Arkansas Democrat-Gazette

A modern exploratio­n of ancient Greece

- RICHARD MASON Email Richard Mason at richard@gibraltare­nergy.com.

If your ideal vacation is to hang out on a beach, drink beer, and watch passersby, don’t bother to keep reading. However, if you are a traveler who wants to experience a country by getting the feel of its people, food, and history, this column is for you.

Let’s go on a drive around one of the most scenic and historic peninsulas in the world, the Peloponnes­ian. It begins in the cradle of democracy, Athens, and goes south through Corinth, the ancient city where Paul preached, and continues to the Gibraltar of Greece, Monemvasia. The driving is routine and the scenery, ancient ruins, and food are all superb.

A number of airlines serve Athens; one of the ways to get there is to fly to Zurich, Switzerlan­d, spend a day there to rest, then fly to Athens. Spend some time there. The National Archaeolog­ical Museum, the Acropolis, and Plaka (old city) are musts.

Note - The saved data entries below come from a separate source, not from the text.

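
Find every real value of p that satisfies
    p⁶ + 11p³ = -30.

Let u = p³. The equation becomes u² + 11u + 30 = 0.
Factor: (u + 5)(u + 6) = 0, so u = -5 or u = -6.
p³ = -5 gives p = -∛(5) ≈ -1.71.
p³ = -6 gives p = -∛(6) ≈ -1.8171.

p = -1.8171 or p = -1.71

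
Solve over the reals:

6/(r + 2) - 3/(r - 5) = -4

Multiply both sides by (r + 2)(r - 5):
6(r - 5) - 3(r + 2) = -4(r + 2)(r - 5).
Expand and collect terms: -4r^2 + 9r + 76 = 0.
By the quadratic formula, r = (-9 +/- sqrt(1297)) / -8, so r ~= -3.3767 or r ~= 5.6267.
Neither value makes a denominator zero (r != -2, r != 5), so both are valid.

r = -3.3767 or r = 5.6267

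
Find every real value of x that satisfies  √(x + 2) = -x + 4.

x = 2

Square both sides: x + 2 = (-x + 4)².
Expand and rearrange: x² - 9x + 14 = 0.
Solving gives x = 7 or x = 2.
Check each candidate in the original equation:
  x = 7: √(9) = 3, while -x + 4 = -3 — extraneous.
  x = 2: √(4) = 2, while -x + 4 = 2 — valid.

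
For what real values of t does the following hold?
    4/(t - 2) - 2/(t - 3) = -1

t = -0.5616 or t = 3.5616

Multiply both sides by (t - 2)(t - 3):
4(t - 3) - 2(t - 2) = -(t - 2)(t - 3).
Expand and collect terms: -t^2 + 3t + 2 = 0.
By the quadratic formula, t = (-3 +/- sqrt(17)) / -2, so t ~= -0.5616 or t ~= 3.5616.
Neither value makes a denominator zero (t != 2, t != 3), so both are valid.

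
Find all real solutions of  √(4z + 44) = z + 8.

z = -2

Square both sides: 4z + 44 = (z + 8)².
Expand and rearrange: z² + 12z + 20 = 0.
Solving gives z = -2 or z = -10.
Check each candidate in the original equation:
  z = -2: √(36) = 6, while z + 8 = 6 — valid.
  z = -10: √(4) = 2, while z + 8 = -2 — extraneous.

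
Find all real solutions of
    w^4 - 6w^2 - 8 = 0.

w = -2.6689 or w = 2.6689

Let u = w^2. The equation becomes u^2 - 6u - 8 = 0.
By the quadratic formula, u = 3 + sqrt(17) or u = 3 - sqrt(17).
w^2 = 3 + sqrt(17) gives w = +/-sqrt(3 + sqrt(17)) ~= +/-2.6689.
w^2 = 3 - sqrt(17) < 0 has no real solution.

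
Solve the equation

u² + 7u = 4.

u = -7.5311 or u = 0.5311

Rearrange to standard form: u² + 7u - 4 = 0.
Discriminant: (7)² − 4·1·(-4) = 65.
Quadratic formula: u = (-7 ± √65) / 2.
So u = -7/2 + √(65)/2 ≈ 0.5311 or u = -√(65)/2 - 7/2 ≈ -7.5311.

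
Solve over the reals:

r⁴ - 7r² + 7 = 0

r = -2.4065 or r = -1.0994 or r = 1.0994 or r = 2.4065

Let u = r². The equation becomes u² - 7u + 7 = 0.
By the quadratic formula, u = √(21)/2 + 7/2 or u = 7/2 - √(21)/2.
r² = √(21)/2 + 7/2 gives r = ±√(√(21)/2 + 7/2) ≈ ±2.4065.
r² = 7/2 - √(21)/2 gives r = ±√(7/2 - √(21)/2) ≈ ±1.0994.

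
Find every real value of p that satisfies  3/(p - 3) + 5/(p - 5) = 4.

Multiply both sides by (p - 3)(p - 5):
3(p - 5) + 5(p - 3) = 4(p - 3)(p - 5).
Expand and collect terms: 4p² - 40p + 90 = 0.
By the quadratic formula, p = (40 ± √160) / 8, so p ≈ 6.5811 or p ≈ 3.4189.
Neither value makes a denominator zero (p ≠ 3, p ≠ 5), so both are valid.

p = 3.4189 or p = 6.5811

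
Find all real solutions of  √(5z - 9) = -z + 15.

z = 9

Square both sides: 5z - 9 = (-z + 15)².
Expand and rearrange: z² - 35z + 234 = 0.
Solving gives z = 26 or z = 9.
Check each candidate in the original equation:
  z = 26: √(121) = 11, while -z + 15 = -11 — extraneous.
  z = 9: √(36) = 6, while -z + 15 = 6 — valid.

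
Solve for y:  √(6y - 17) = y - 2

y = 3 or y = 7

Square both sides: 6y - 17 = (y - 2)².
Expand and rearrange: y² - 10y + 21 = 0.
Solving gives y = 7 or y = 3.
Check each candidate in the original equation:
  y = 7: √(25) = 5, while y - 2 = 5 — valid.
  y = 3: √(1) = 1, while y - 2 = 1 — valid.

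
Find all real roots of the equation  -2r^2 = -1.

r = -0.7071 or r = 0.7071

Rearrange to standard form: -2r^2 + 1 = 0.
Discriminant: (0)^2 - 4*(-2)*1 = 8.
Quadratic formula: r = (0 +/- sqrt(8)) / (-4).
So r = -sqrt(2)/2 ~= -0.7071 or r = sqrt(2)/2 ~= 0.7071.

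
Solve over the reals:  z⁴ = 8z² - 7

z = -2.6458 or z = -1 or z = 1 or z = 2.6458

Let u = z². The equation becomes u² - 8u + 7 = 0.
Factor: (u - 1)(u - 7) = 0, so u = 1 or u = 7.
z² = 1 gives z = ±1.
z² = 7 gives z = ±√(7) ≈ ±2.6458.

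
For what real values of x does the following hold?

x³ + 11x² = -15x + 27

x = -9 or x = -3 or x = 1

Rearrange: x³ + 11x² + 15x - 27 = 0.
Possible rational roots are divisors of -27. Testing x = -3 gives 0, so (x + 3) is a factor.
Divide: x³ + 11x² + 15x - 27 = (x + 3)(x² + 8x - 9).
Factor the quadratic: x = 1 or x = -9.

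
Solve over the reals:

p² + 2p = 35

Bring every term to one side: p² + 2p - 35 = 0.
Factor: (p - 5)(p + 7) = 0.
So p = 5 or p = -7.

p = -7 or p = 5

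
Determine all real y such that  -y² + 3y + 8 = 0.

Discriminant: (3)² − 4·(-1)·8 = 41.
Quadratic formula: y = (-3 ± √41) / (-2).
So y = 3/2 - √(41)/2 ≈ -1.7016 or y = 3/2 + √(41)/2 ≈ 4.7016.

y = -1.7016 or y = 4.7016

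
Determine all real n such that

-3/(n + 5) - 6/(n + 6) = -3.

n = -5.4142 or n = -2.5858

Multiply both sides by (n + 5)(n + 6):
-3(n + 6) - 6(n + 5) = -3(n + 5)(n + 6).
Expand and collect terms: -3n² - 24n - 42 = 0.
By the quadratic formula, n = (24 ± √72) / -6, so n ≈ -5.4142 or n ≈ -2.5858.
Neither value makes a denominator zero (n ≠ -5, n ≠ -6), so both are valid.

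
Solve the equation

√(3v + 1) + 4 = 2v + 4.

v = 1

Isolate the radical: √(3v + 1) = 2v.
Square both sides: 3v + 1 = (2v)².
Expand and rearrange: 4v² - 3v - 1 = 0.
Solving gives v = 1 or v = -0.25.
Check each candidate in the original equation:
  v = 1: √(4) = 2, while 2v = 2 — valid.
  v = -0.25: √(0.25) = 0.5, while 2v = -0.5 — extraneous.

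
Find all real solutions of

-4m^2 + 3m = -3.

Rearrange to standard form: -4m^2 + 3m + 3 = 0.
Discriminant: (3)^2 - 4*(-4)*3 = 57.
Quadratic formula: m = (-3 +/- sqrt(57)) / (-8).
So m = 3/8 - sqrt(57)/8 ~= -0.5687 or m = 3/8 + sqrt(57)/8 ~= 1.3187.

m = -0.5687 or m = 1.3187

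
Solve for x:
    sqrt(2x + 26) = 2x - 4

x = 5

Square both sides: 2x + 26 = (2x - 4)^2.
Expand and rearrange: 4x^2 - 18x - 10 = 0.
Solving gives x = 5 or x = -0.5.
Check each candidate in the original equation:
  x = 5: sqrt(36) = 6, while 2x - 4 = 6 — valid.
  x = -0.5: sqrt(25) = 5, while 2x - 4 = -5 — extraneous.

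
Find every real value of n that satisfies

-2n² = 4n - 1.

n = -2.2247 or n = 0.2247

Rearrange to standard form: -2n² - 4n + 1 = 0.
Discriminant: (-4)² − 4·(-2)·1 = 24.
Quadratic formula: n = (4 ± √24) / (-4).
So n = -√(6)/2 - 1 ≈ -2.2247 or n = -1 + √(6)/2 ≈ 0.2247.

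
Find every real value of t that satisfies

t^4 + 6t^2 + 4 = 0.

No real solutions.

Let u = t^2. The equation becomes u^2 + 6u + 4 = 0.
By the quadratic formula, u = -3 + sqrt(5) or u = -3 - sqrt(5).
t^2 = -3 + sqrt(5) < 0 has no real solution.
t^2 = -3 - sqrt(5) < 0 has no real solution.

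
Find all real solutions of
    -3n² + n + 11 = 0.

Discriminant: (1)² − 4·(-3)·11 = 133.
Quadratic formula: n = (-1 ± √133) / (-6).
So n = 1/6 - √(133)/6 ≈ -1.7554 or n = 1/6 + √(133)/6 ≈ 2.0888.

n = -1.7554 or n = 2.0888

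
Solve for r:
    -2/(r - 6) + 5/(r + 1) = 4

r = 0.3719 or r = 5.3781

Multiply both sides by (r - 6)(r + 1):
-2(r + 1) + 5(r - 6) = 4(r - 6)(r + 1).
Expand and collect terms: 4r² - 23r + 8 = 0.
By the quadratic formula, r = (23 ± √401) / 8, so r ≈ 5.3781 or r ≈ 0.3719.
Neither value makes a denominator zero (r ≠ 6, r ≠ -1), so both are valid.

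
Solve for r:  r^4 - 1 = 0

r = -1 or r = 1

Let u = r^2. The equation becomes u^2 - 1 = 0.
Factor: (u - 1)(u + 1) = 0, so u = 1 or u = -1.
r^2 = 1 gives r = +/-1.
r^2 = -1 < 0 has no real solution.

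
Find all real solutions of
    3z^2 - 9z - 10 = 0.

z = -0.8629 or z = 3.8629

Discriminant: (-9)^2 - 4*3*(-10) = 201.
Quadratic formula: z = (9 +/- sqrt(201)) / 6.
So z = 3/2 + sqrt(201)/6 ~= 3.8629 or z = 3/2 - sqrt(201)/6 ~= -0.8629.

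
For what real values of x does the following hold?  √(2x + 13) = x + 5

Square both sides: 2x + 13 = (x + 5)².
Expand and rearrange: x² + 8x + 12 = 0.
Solving gives x = -2 or x = -6.
Check each candidate in the original equation:
  x = -2: √(9) = 3, while x + 5 = 3 — valid.
  x = -6: √(1) = 1, while x + 5 = -1 — extraneous.

x = -2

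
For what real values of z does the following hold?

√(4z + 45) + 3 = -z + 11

Isolate the radical: √(4z + 45) = -z + 8.
Square both sides: 4z + 45 = (-z + 8)².
Expand and rearrange: z² - 20z + 19 = 0.
Solving gives z = 19 or z = 1.
Check each candidate in the original equation:
  z = 19: √(121) = 11, while -z + 8 = -11 — extraneous.
  z = 1: √(49) = 7, while -z + 8 = 7 — valid.

z = 1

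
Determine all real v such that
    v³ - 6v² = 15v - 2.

v = -2 or v = 0.127 or v = 7.873

Rearrange: v³ - 6v² - 15v + 2 = 0.
Possible rational roots are divisors of 2. Testing v = -2 gives 0, so (v + 2) is a factor.
Divide: v³ - 6v² - 15v + 2 = (v + 2)(v² - 8v + 1).
Apply the quadratic formula to v² - 8v + 1 = 0: v = (8 ± √60)/2, i.e. v ≈ 7.873 or v ≈ 0.127.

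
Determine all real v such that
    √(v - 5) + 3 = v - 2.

v = 5 or v = 6

Isolate the radical: √(v - 5) = v - 5.
Square both sides: v - 5 = (v - 5)².
Expand and rearrange: v² - 11v + 30 = 0.
Solving gives v = 6 or v = 5.
Check each candidate in the original equation:
  v = 6: √(1) = 1, while v - 5 = 1 — valid.
  v = 5: √(0) = 0, while v - 5 = 0 — valid.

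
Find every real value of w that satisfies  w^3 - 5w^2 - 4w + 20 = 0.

Possible rational roots are divisors of 20. Testing w = 2 gives 0, so (w - 2) is a factor.
Divide: w^3 - 5w^2 - 4w + 20 = (w - 2)(w^2 - 3w - 10).
Factor the quadratic: w = 5 or w = -2.

w = -2 or w = 2 or w = 5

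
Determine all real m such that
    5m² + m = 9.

Rearrange to standard form: 5m² + m - 9 = 0.
Discriminant: (1)² − 4·5·(-9) = 181.
Quadratic formula: m = (-1 ± √181) / 10.
So m = -1/10 + √(181)/10 ≈ 1.2454 or m = -√(181)/10 - 1/10 ≈ -1.4454.

m = -1.4454 or m = 1.2454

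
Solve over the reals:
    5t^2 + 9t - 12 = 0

t = -2.6916 or t = 0.8916

Discriminant: (9)^2 - 4*5*(-12) = 321.
Quadratic formula: t = (-9 +/- sqrt(321)) / 10.
So t = -9/10 + sqrt(321)/10 ~= 0.8916 or t = -sqrt(321)/10 - 9/10 ~= -2.6916.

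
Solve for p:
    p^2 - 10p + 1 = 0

p = 0.101 or p = 9.899

Discriminant: (-10)^2 - 4*1*1 = 96.
Quadratic formula: p = (10 +/- sqrt(96)) / 2.
So p = 2*sqrt(6) + 5 ~= 9.899 or p = 5 - 2*sqrt(6) ~= 0.101.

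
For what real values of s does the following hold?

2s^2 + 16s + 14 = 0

Factor: 2(s + 1)(s + 7) = 0.
So s = -1 or s = -7.

s = -7 or s = -1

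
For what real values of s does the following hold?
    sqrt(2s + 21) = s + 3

Square both sides: 2s + 21 = (s + 3)^2.
Expand and rearrange: s^2 + 4s - 12 = 0.
Solving gives s = 2 or s = -6.
Check each candidate in the original equation:
  s = 2: sqrt(25) = 5, while s + 3 = 5 — valid.
  s = -6: sqrt(9) = 3, while s + 3 = -3 — extraneous.

s = 2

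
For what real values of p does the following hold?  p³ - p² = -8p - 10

Rearrange: p³ - p² + 8p + 10 = 0.
Possible rational roots are divisors of 10. Testing p = -1 gives 0, so (p + 1) is a factor.
Divide: p³ - p² + 8p + 10 = (p + 1)(p² - 2p + 10).
The quadratic p² - 2p + 10 has discriminant -36 < 0, so no further real roots.

p = -1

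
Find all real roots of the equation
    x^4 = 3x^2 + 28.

x = -2.6458 or x = 2.6458

Let u = x^2. The equation becomes u^2 - 3u - 28 = 0.
Factor: (u + 4)(u - 7) = 0, so u = -4 or u = 7.
x^2 = -4 < 0 has no real solution.
x^2 = 7 gives x = +/-sqrt(7) ~= +/-2.6458.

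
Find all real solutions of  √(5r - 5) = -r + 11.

r = 6

Square both sides: 5r - 5 = (-r + 11)².
Expand and rearrange: r² - 27r + 126 = 0.
Solving gives r = 21 or r = 6.
Check each candidate in the original equation:
  r = 21: √(100) = 10, while -r + 11 = -10 — extraneous.
  r = 6: √(25) = 5, while -r + 11 = 5 — valid.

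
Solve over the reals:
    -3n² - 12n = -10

Rearrange to standard form: -3n² - 12n + 10 = 0.
Discriminant: (-12)² − 4·(-3)·10 = 264.
Quadratic formula: n = (12 ± √264) / (-6).
So n = -√(66)/3 - 2 ≈ -4.708 or n = -2 + √(66)/3 ≈ 0.708.

n = -4.708 or n = 0.708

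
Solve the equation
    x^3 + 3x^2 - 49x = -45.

Rearrange: x^3 + 3x^2 - 49x + 45 = 0.
Possible rational roots are divisors of 45. Testing x = 5 gives 0, so (x - 5) is a factor.
Divide: x^3 + 3x^2 - 49x + 45 = (x - 5)(x^2 + 8x - 9).
Factor the quadratic: x = 1 or x = -9.

x = -9 or x = 1 or x = 5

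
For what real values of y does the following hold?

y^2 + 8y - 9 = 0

y = -9 or y = 1

Factor: (y + 9)(y - 1) = 0.
So y = -9 or y = 1.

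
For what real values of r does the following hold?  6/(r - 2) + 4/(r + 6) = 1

Multiply both sides by (r - 2)(r + 6):
6(r + 6) + 4(r - 2) = (r - 2)(r + 6).
Expand and collect terms: r² - 6r - 40 = 0.
Factor or apply the quadratic formula: r = 10 or r = -4.
Neither value makes a denominator zero (r ≠ 2, r ≠ -6), so both are valid.

r = -4 or r = 10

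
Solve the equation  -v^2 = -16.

Bring every term to one side: -v^2 + 16 = 0.
Factor: -1(v + 4)(v - 4) = 0.
So v = -4 or v = 4.

v = -4 or v = 4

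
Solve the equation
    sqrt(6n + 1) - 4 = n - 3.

n = 0 or n = 4

Isolate the radical: sqrt(6n + 1) = n + 1.
Square both sides: 6n + 1 = (n + 1)^2.
Expand and rearrange: n^2 - 4n = 0.
Solving gives n = 4 or n = 0.
Check each candidate in the original equation:
  n = 4: sqrt(25) = 5, while n + 1 = 5 — valid.
  n = 0: sqrt(1) = 1, while n + 1 = 1 — valid.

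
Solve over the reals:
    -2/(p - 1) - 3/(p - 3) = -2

p = 1.5 or p = 5

Multiply both sides by (p - 1)(p - 3):
-2(p - 3) - 3(p - 1) = -2(p - 1)(p - 3).
Expand and collect terms: -2p^2 + 13p - 15 = 0.
Factor or apply the quadratic formula: p = 1.5 or p = 5.
Neither value makes a denominator zero (p != 1, p != 3), so both are valid.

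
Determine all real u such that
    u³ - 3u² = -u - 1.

Rearrange: u³ - 3u² + u + 1 = 0.
Possible rational roots are divisors of 1. Testing u = 1 gives 0, so (u - 1) is a factor.
Divide: u³ - 3u² + u + 1 = (u - 1)(u² - 2u - 1).
Apply the quadratic formula to u² - 2u - 1 = 0: u = (2 ± √8)/2, i.e. u ≈ 2.4142 or u ≈ -0.4142.

u = -0.4142 or u = 1 or u = 2.4142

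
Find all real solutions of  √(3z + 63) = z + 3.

z = 6

Square both sides: 3z + 63 = (z + 3)².
Expand and rearrange: z² + 3z - 54 = 0.
Solving gives z = 6 or z = -9.
Check each candidate in the original equation:
  z = 6: √(81) = 9, while z + 3 = 9 — valid.
  z = -9: √(36) = 6, while z + 3 = -6 — extraneous.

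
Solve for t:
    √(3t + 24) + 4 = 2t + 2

Isolate the radical: √(3t + 24) = 2t - 2.
Square both sides: 3t + 24 = (2t - 2)².
Expand and rearrange: 4t² - 11t - 20 = 0.
Solving gives t = 4 or t = -1.25.
Check each candidate in the original equation:
  t = 4: √(36) = 6, while 2t - 2 = 6 — valid.
  t = -1.25: √(20.25) = 4.5, while 2t - 2 = -4.5 — extraneous.

t = 4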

Stand on the low hill beside the Acropolis where Paul addressed the Stoics of Athens. At night when the Parthenon is lighted and the bouzoukis are playing, the Plaka is magical. Stay on Syntagma Square in a four- or five-star hotel, or venture into the old city and be just as comfortabl­e and a lot closer to the action for a lot less money.

A short trip from Athens to the nearby mountains will lead to where Alexander the Great was told by the Oracle of Delphi: “You will be a great ruler.”

We were living in Benghazi when we took a mid-January trip to Athens. After a few days in the city we took a bus to Delphi and walked through snow in the ancient ruins. I have never been that cold.

We could hardly wait to get on that warm bus. It stopped at a small town, where we opened the bus window and bought two lamb shish kabobs for the equivalent of 50 cents each for supper. The best money I’ve ever spent.

Our trip to the Peloponnes­ian came much later when we traveled there in a rental car with El Dorado friends Clara and Dr. Steve Jones. Our first stop was the Corinth Canal, which cuts across the peninsula to link the Gulf of Corinth in the Ionian Sea with the Saronic Gulf in the Aegean Sea.

In the days when Apostle Paul preached in Corinth, slaves dragged ships across the four-mile strip of land, which saved weeks of sailing around the peninsula. One of the Roman Caesars started to cut a canal, but Egyptian engineers told him the Aegean Sea would flow through and flood Rome. That Caesar listened to them, and stopped constructi­on.

The canal, which looks like a saber cut through the rock, was built centuries later in the late 1800s, and didn’t flood Rome.

It’s only a few miles on to the city of Corinth. The upper fortified city is well preserved, and the view is spectacula­r. Don’t bother with the new town.

Next stop: the ancient ruins of Mycenae, with their main entrance through the 13th-century Lion Gate. When looking closely at the two lions framing the gate, it’s clear that the gate is not an arch. It’s a relieving triangle.

The museum and the excavated and restored ruins of the tombs inside the Gate are worth visiting for most of a day. Nearby is the tomb of Agamemnon, easy to reach but a little disappoint­ing, as it is just a huge empty domed structure.

Drive onward through the mountains to the coastal town of Nafplio, which advertises itself as the most beautiful village on the mainland. It has a wonderful medieval atmosphere along the narrow paved streets of the Old Town.

On top of a hill above Nafplio is the fortress of Palamidi, which has a great view of the Aegean Sea. At the entrance of the port near the beachfront there are a number of fine seafood restaurant­s. We had lunch there outside on an open patio, and the fresh fish right out of the Aegean was wonderful.

The next stop is Monemvasia, its impressive city wall perched above the Aegean at the end of a causeway.

The small town is pedestrian-only. We parked our car and carried our bags into the old village. We stayed there a couple of nights and went to a restaurant down the street from our hotel overlookin­g Homer’s Wine Dark Sea. The meal was fresh seafood.

However, just after we had paid our bill, the lights went out in the entire town. We figured they would come back on in a few minutes, but the restaurant folks seemed to take lightsout as time to get out the lanterns.

We started trying to figure out how to get down a pitch-black street. We didn’t have a flashlight, but after a few minutes we came up with a packet of tissues and some matches. We’d light a tissue, throw it in front of us on the street, then walk to the burning tissue and do the same thing over and over again until we came to the handrail up to our hotel.

On our return to Athens, we drove through ancient Sparta. A short drive from new Sparta, very near the town of Mystras, is an impressive Byzantine palace with numerous churches. From the top of the palace there’s a view of the valley of Sparta, and remnants of a society where every man was a warrior.

The drive to Athens from Sparta took less than three hours, including a couple of stops. We all gave that trip to Greece and the drive five stars.